Le labyrinthe suspect derrière la légende des horreurs
Phí Phông: Quỷ máu rừng thiêng" s'ouvre dans le contexte des villages des hauts plateaux du Nord-Ouest, où la croyance spirituelle domine la vie. La série de morts inhabituelles fait de la légende de Phí Phông, des récits populaires, une obsession existante.
Le film ne dépeint pas directement le diable, mais le place dans un état difficile à identifier, qui peut se cacher sous la forme d'un être humain. Cela brouille la frontière entre la réalité et la fiction, la victime et le coupable, plongeant le spectateur dans un état de suspicion continu. Le voyage de Còn et Dương passe donc rapidement du sauvetage de sa mère à la recherche dans l'incertitude, où toutes les hypothèses peuvent être inversées.

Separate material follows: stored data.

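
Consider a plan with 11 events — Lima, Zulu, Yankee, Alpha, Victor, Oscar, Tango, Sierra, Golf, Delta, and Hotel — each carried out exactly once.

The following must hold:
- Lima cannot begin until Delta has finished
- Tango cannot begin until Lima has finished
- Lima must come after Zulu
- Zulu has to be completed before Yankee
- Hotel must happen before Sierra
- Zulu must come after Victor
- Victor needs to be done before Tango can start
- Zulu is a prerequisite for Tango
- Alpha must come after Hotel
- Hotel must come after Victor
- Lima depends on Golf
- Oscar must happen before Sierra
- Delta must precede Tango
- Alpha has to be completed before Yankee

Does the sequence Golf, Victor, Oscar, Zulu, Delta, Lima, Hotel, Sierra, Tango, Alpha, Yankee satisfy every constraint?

Yes

Checking each listed constraint against this order: for instance, Victor is in position 2 and Tango in position 9, so that constraint holds — and the remaining constraints check out the same way.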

Au fur et à mesure que les couches d'information sont progressivement supprimées, le film ouvre la possibilité que l'élément surnaturel ne soit pas la cause, mais que ce soient les humains qui créent les conséquences regrettables.
Le langage cinématographique et le rythme narratif tisent un sentiment obsédant
Phí Phông: Quỷ máu rừng thiêng" choisit une narration lente, où la peur s'accumule à travers le rythme du film, l'espace et la mise en scène. Les cadres, les angles de caméra et les couleurs se combinent intentionnellement, donnant l'impression que le spectateur est "retenu" dans l'histoire elle-même.
Avec ce type de narration, le contrôle du rythme et de la quantité d'informations est un facteur clé. Le film maintient l'équilibre, lorsque l'histoire est toujours transmise clairement, sans rupture, et qu'il y a suffisamment de dilatation pour maintenir le sentiment d'insécurité.
Le point remarquable réside dans la façon dont la peur se forme: elle n'éclate pas au point culminant, mais apparaît à partir de détails facilement négligés. C'est l'état vague, apparu et disparu, qui a créé une sensation effrayante caractéristique, qui dure jusqu'aux dernières minutes.

Quand l'entité maléfique n'est pas aussi effrayante que le cœur humain
L'un des points notables de "Phí Phông: Quỷ máu rừng thiêng" réside dans la façon dont le film déplace le centre de gravité de la peur. Si au début, l'élément d'horreur est guidé par l'image de "Phí Phông", plus tard, le centre de gravité se déplace progressivement vers les humains.
Dans l'aspect du jeu d'acteur, Kiều Minh Tuấn montre clairement le changement psychologique du personnage à travers une expression modérée, limitant le dialogue et mettant l'accent sur l'expression. Lorsqu'il tombe dans la phase où l'état est dominé, le jeu d'acteur est poussé en avant tout en conservant le contrôle. Cela contribue à maintenir le flux émotionnel cohérent, sans perturber le rythme de ralenti que poursuit le film.

De plus, la ligne de personnages Lua (jouée par Nina Nutthacha Padovan) avec un état en constante évolution joue le rôle de perturbateur, rendant les réactions dans l'histoire toujours imprévisibles. Les rôles secondaires sont suffisamment construits tout en assurant la fonction de maintien du rythme, en maintenant l'équilibre de toute la structure.
Doan Minh Anh dans le rôle de Duong marque des points en montrant clairement l'image d'un personnage possédant un "œil yin-yang" à travers un regard flexible et une expression de peur. Grâce à cela, l'expérience d'horreur est augmentée lorsque le public est obligé de "regarder" selon ce que Duong ressent. Le détail de cacher un œil comme la façon de "désigner" le yin et le yang est également traité de manière appropriée, à la fois renforçant l'élément surnaturel et suggérant de nombreuses couches de sens.
Avec cette approche, le film ne s'arrête pas à créer la peur, mais oriente le spectateur vers une autre perception: ce qui est inquiétant n'est pas la réalité surnaturelle, mais la façon dont les gens réagissent lorsque la croyance est mise à l'épreuve et que l'ordre familier commence à vaciller.
Phí Phông: Quỷ máu rừng thiêng" est actuellement projeté dans les cinémas de tout le pays.